Porsche AG is set for a bullish trading debut after parent Volkswagen AG set the final listing price for the sports-car maker at the upper limit, seeking to defy deep market upheaval.
VW is selling shares for 82.50 euros apiece, valuing the company at 75 billion euros ($73 billion) to pull off Europe’s largest initial public offering in a decade. Trading in Frankfurt is set to start later Thursday, following a decision by the VW’s supervisory board late Wednesday to approve the final price.
“The high level of demand demonstrates investors’ confidence in Porsche’s future,” VW Chief Financial Officer Arno Antlitz said in a statement. “The proceeds from the IPO will give Volkswagen significantly more financial flexibility as part of its transformation toward electromobility and digitization.”
The listing of the 911 maker is a bold move into public markets, which have been largely shut to IPOs for most of the year, with companies shying away from seeking new listings because of the European energy crisis, rising interest rates and record inflation. The sale will help Volkswagen raise funds to plough into its electrification push, while investors get a slice of an emotional brand akin to Ferrari NV, which also managed a successful separation from parent Fiat in 2015.
“If you can pull of an IPO in such a difficult market, it shows the attractiveness of the business,” Jefferies analyst Philippe Houchois said. “Porsche is a mature, well-known business that doesn’t need to raise capital. Putting it on the market as a fully formed business –- being able to pull that off is quite impressive.”
Companies raised less than $10 billion in IPOs this year through August, an 83% drop in proceeds from the same time last year, according to data compiled by Bloomberg. Porsche’s listing is set to be the largest in Europe since miner Glencore Plc raised almost $10 billion in a London IPO in 2011, the data showed.

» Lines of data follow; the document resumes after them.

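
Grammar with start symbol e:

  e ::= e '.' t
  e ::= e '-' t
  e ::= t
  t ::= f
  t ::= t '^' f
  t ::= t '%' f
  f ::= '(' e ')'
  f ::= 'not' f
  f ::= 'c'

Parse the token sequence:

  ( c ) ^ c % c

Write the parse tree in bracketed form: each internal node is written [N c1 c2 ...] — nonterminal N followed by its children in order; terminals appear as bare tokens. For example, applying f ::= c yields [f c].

e
t
t % f
t ^ f % f
f ^ f % f
( e ) ^ f % f
( t ) ^ f % f
( f ) ^ f % f
( c ) ^ f % f
( c ) ^ c % f
( c ) ^ c % c

[e [t [t [t [f ( [e [t [f c]]] )]] ^ [f c]] % [f c]]]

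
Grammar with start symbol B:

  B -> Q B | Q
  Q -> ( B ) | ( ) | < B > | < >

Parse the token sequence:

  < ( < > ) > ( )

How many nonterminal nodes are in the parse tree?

[B [Q < [B [Q ( [B [Q < >]] )]] >] [B [Q ( )]]]

8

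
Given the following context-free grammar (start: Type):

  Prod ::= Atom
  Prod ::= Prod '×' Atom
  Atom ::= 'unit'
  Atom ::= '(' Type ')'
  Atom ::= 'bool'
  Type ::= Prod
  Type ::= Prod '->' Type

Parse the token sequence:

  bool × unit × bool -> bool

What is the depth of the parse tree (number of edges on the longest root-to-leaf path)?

[Type [Prod [Prod [Prod [Atom bool]] × [Atom unit]] × [Atom bool]] -> [Type [Prod [Atom bool]]]]

5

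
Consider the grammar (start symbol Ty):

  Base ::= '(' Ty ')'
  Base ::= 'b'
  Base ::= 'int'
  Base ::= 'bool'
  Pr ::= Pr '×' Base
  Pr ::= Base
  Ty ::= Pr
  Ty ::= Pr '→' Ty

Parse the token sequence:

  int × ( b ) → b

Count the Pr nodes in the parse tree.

[Ty [Pr [Pr [Base int]] × [Base ( [Ty [Pr [Base b]]] )]] → [Ty [Pr [Base b]]]]

4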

The share price puts Porsche at a valuation that’s not far from VW’s total market capitalization — a business that comprises Audi, Skoda, Seat, and the VW brand, among others. Yet for all its aggressive marketing, the listing has also garnered negative attention for its complex structure.
Volkswagen divided Porsche’s share capital into equal parts voting and non-voting shares, with the German carmaker retaining 75% ownership. Some 12.5% of total share capital –- only non-voting shares –- is being publicly listed, with a large portion going to four cornerstone investors. Qatar Investment Authority, Norway’s sovereign wealth fund, T. Rowe Price and ADQ have together committed to take up as much as 3.7 billion euros of the IPO.
The other 12.5% of total shares up for grabs is going directly to VW’s largest shareholders –- the billionaire Porsche and Piech family –- via their investment company Porsche Automobil Holding SE. The family already owns a 53% majority of VW’s voting shares, and under the IPO terms, they will also get 25% plus 1 share of Porsche AG’s voting stock, paying a small premium to preferred shares for a total of 10.1 billion euros.
Porsche SE will mostly finance the acquisition with debt capital of 7.9 billion euros, buying shares in two tranches starting next month with the second purchase expected in January, following a special dividend payout by VW.
Up until 2009, the family owned half of Porsche and all voting rights, but they were forced to sell the sports-car business to VW after their attempt to takeover German carmaker went awry. The IPO restores family control over an asset that has been long out of reach: They get a blocking minority on the sports-car maker’s supervisory board, and their status as VW anchor shareholder bolsters that control.
Porsche is targeting revenue of as much as 39 billion euros this year and return on sales of as much as 18%, up two percentage points from last year, the company said in July. Returns are to climb above 20% in the long term. The company is still best known for its 911 model, though Porsche has expanded its lineup significantly in the past decade by adding popular sports-utility vehicles like the smaller Macan, as well as the four-door Panamera and the battery-powered Taycan.
Besides the byzantine ownership structure, governance is another issue for some investors. Porsche Chief Executive Officer Oliver Blume was recently elevated to CEO of Volkswagen, while retaining his post at the unit.
According to an analysis from Bernstein, Porsche’s market capitalization should sit at 80 billion euros – just below luxury companies but at the higher end of carmakers.
“Compared to the luxury companies, Porsche still exhibits higher volatility in earnings growth and margin profile,” wrote European autos analyst Daniel Roeska. “Porsche has only grown volumes significantly by adding new formats, and that does not seem likely in the upcoming years.”